В дверь, шаркая ногами, входит Василий с частью разбитого улья и изодранной телогрейкой Ефима.
— Нужна? — спрашивает он, держа на вытянутой руке одежонку, и, не получив ответа от Ефима, кладет телогрейку на свою постель и отходит в сторону.
И только сейчас я разглядываю этого человека — старого пасечника, седого, маленького, с глубоко запавшими черными глазками.

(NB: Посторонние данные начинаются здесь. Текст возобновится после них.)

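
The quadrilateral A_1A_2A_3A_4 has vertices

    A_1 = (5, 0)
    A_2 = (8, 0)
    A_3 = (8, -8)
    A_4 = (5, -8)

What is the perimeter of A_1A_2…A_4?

22

|A_1A_2| = √((3)² + (0)²) = √9 = 3
|A_2A_3| = √((0)² + (-8)²) = √64 = 8
|A_3A_4| = √((-3)² + (0)²) = √9 = 3
|A_4A_1| = √((0)² + (8)²) = √64 = 8
Perimeter = 3 + 8 + 3 + 8 = 22.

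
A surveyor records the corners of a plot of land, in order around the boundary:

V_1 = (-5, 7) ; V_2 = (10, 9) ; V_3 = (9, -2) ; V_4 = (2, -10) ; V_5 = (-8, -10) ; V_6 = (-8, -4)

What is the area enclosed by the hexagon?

Apply the shoelace (surveyor's) formula: 2A = Σ (x_i·y_{i+1} − x_{i+1}·y_i), indices taken mod 6.
Σ = (-115) + (-101) + (-86) + (-100) + (-48) + (-76) = -526
Area = |Σ|/2 = 263.

263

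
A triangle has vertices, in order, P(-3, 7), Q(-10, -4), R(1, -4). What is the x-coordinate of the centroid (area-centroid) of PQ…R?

-4

Apply the shoelace (surveyor's) formula. First the cross-terms c_i = x_i·y_{i+1} − x_{i+1}·y_i:
  82, 44, -5  ⇒  2A = 121, A = 60.5.
Then Σ (x_i + x_{i+1})·c_i = -1452, so x̄ = -1452 / (6·60.5) = -4.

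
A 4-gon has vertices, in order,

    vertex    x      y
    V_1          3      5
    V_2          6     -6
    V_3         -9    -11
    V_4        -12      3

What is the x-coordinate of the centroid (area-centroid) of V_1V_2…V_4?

-36/11

Apply the surveyor's formula. First the cross-terms c_i = x_i·y_{i+1} − x_{i+1}·y_i:
  -48, -120, -159, -69  ⇒  2A = -396, A = -198.
Then Σ (x_i + x_{i+1})·c_i = 3888, so x̄ = 3888 / (6·(-198)) = -36/11.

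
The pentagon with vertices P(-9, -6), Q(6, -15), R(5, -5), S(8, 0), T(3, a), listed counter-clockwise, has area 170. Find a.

The doubled signed area Σ (x_i y_{i+1} − x_{i+1} y_i) is linear in a.
With a=0 it equals 238; the coefficient of a is 17 (from the two edges through T).
So 17·a + 238 = 2·170 = 340 ⇒ a = 6.

6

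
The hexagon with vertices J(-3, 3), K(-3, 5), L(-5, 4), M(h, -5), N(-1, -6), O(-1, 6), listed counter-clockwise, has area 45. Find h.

-6

Write out the shoelace sum; only the two edges meeting at M involve h:
2·Area = [((-5)·(-5) − h·4) + (h·(-6) − (-1)·(-5))] + 10
       = -10·h + 30 = 90
⇒ h = -6.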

— Дурная смелость у тебя, Ефим, — на медведя с топором полез, — говорит он. — Спешишь все, некогда? И весь ты такой. Помнишь, летошный год до чего додумался: ульи начал с места на место на лошади возить — книг начитался! Три — туда, четыре — сюда... Сколько у тебя медведь-то сожрал? Молчишь?! То-то, сопляк. Выставочник! Умней всех стал, на выставку попасть захотел. Теперь тебе будет выставка!

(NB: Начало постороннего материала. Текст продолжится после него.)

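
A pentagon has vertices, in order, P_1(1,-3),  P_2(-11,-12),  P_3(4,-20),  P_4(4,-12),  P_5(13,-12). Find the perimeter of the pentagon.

64

|P_1P_2| = √((-12)² + (-9)²) = √225 = 15
|P_2P_3| = √((15)² + (-8)²) = √289 = 17
|P_3P_4| = √((0)² + (8)²) = √64 = 8
|P_4P_5| = √((9)² + (0)²) = √81 = 9
|P_5P_1| = √((-12)² + (9)²) = √225 = 15
Perimeter = 15 + 17 + 8 + 9 + 15 = 64.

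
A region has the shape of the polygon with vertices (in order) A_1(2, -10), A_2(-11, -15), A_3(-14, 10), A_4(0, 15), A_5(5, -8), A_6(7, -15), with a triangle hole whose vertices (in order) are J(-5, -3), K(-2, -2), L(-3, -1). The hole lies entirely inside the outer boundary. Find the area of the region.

400

Outer boundary:
Apply the shoelace (surveyor's) formula: 2A = Σ (x_i·y_{i+1} − x_{i+1}·y_i), indices taken mod 6.
A_1→A_2: (2)(-15) − (-11)(-10) = -140
A_2→A_3: (-11)(10) − (-14)(-15) = -320
A_3→A_4: (-14)(15) − (0)(10) = -210
A_4→A_5: (0)(-8) − (5)(15) = -75
A_5→A_6: (5)(-15) − (7)(-8) = -19
A_6→A_1: (7)(-10) − (2)(-15) = -40
Σ = -804
Area = |Σ|/2 = 402.
Hole:
Σ = (4) + (-4) + (4) = 4
Area = |Σ|/2 = 2.
Net area = 402 − 2 = 400.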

Ефим лежит бледный — на двух сдвинутых лавках, — смотрит вверх и как-то виновато улыбается. Но, когда слышит про выставку, его лицо заливается краской. Морщась от боли, он приподнимается на локте, блестит глазами и с неожиданной силой говорит:
— А выставку, дядя Василий, ты лучше не тронь! Слышишь? Я все едино там буду! И в прошлом году бы попал! Кабы ты мне помог маленько.
Василий вздрагивает, будто ястреб подстреленный влет, но не отвечает: отвернувшись, он тщательно соскабливает мед.

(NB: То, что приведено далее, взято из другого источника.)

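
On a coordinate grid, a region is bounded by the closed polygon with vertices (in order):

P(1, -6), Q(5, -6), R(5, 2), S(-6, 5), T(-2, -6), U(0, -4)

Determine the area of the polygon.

Apply the shoelace formula: 2A = Σ (x_i·y_{i+1} − x_{i+1}·y_i), indices taken mod 6.
P→Q: (1)(-6) − (5)(-6) = 24
Q→R: (5)(2) − (5)(-6) = 40
R→S: (5)(5) − (-6)(2) = 37
S→T: (-6)(-6) − (-2)(5) = 46
T→U: (-2)(-4) − (0)(-6) = 8
U→P: (0)(-6) − (1)(-4) = 4
Σ = 159
Area = |Σ|/2 = 79.5.

79.5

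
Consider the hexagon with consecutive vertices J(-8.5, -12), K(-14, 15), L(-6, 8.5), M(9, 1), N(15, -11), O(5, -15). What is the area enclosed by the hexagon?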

Я беру ружье и иду к месту, откуда принес Ефима. От реки в кусты уходит кровавый, приминающий траву лаз. Но соваться по нему в эту чапыгу, когда в метре ничего не видно, сущее безрассудство; тяжело раненный зверь всегда делает петлю и, затаившись у следа, караулит охотника.
Поворачиваю назад. Не заходя больше на пасеку — снова пустой, — иду к нашему лагерю. В ногах — свинец, в голове — пустота, на сердце — камень. По тропе переваливаю через бугор, спускаюсь опять к реке. И вдруг у противоположного берега, прямо в воде, вижу светло-бурую шкуру медведя!
Уже закоченелый, оскаленный лежит он, уткнувшись носом в каменистую отмель. Вода шевелит шерсть и срубленное топором свисающее мохнатое ухо.
И тогда я забираюсь верхом на медведя, приподнимаю его тяжелую голову и кричу что-то несуразное, глупое в молчаливые скалы, кричу громко, во всю мочь.
Эхо катится вниз по ущелью и замирает вдали...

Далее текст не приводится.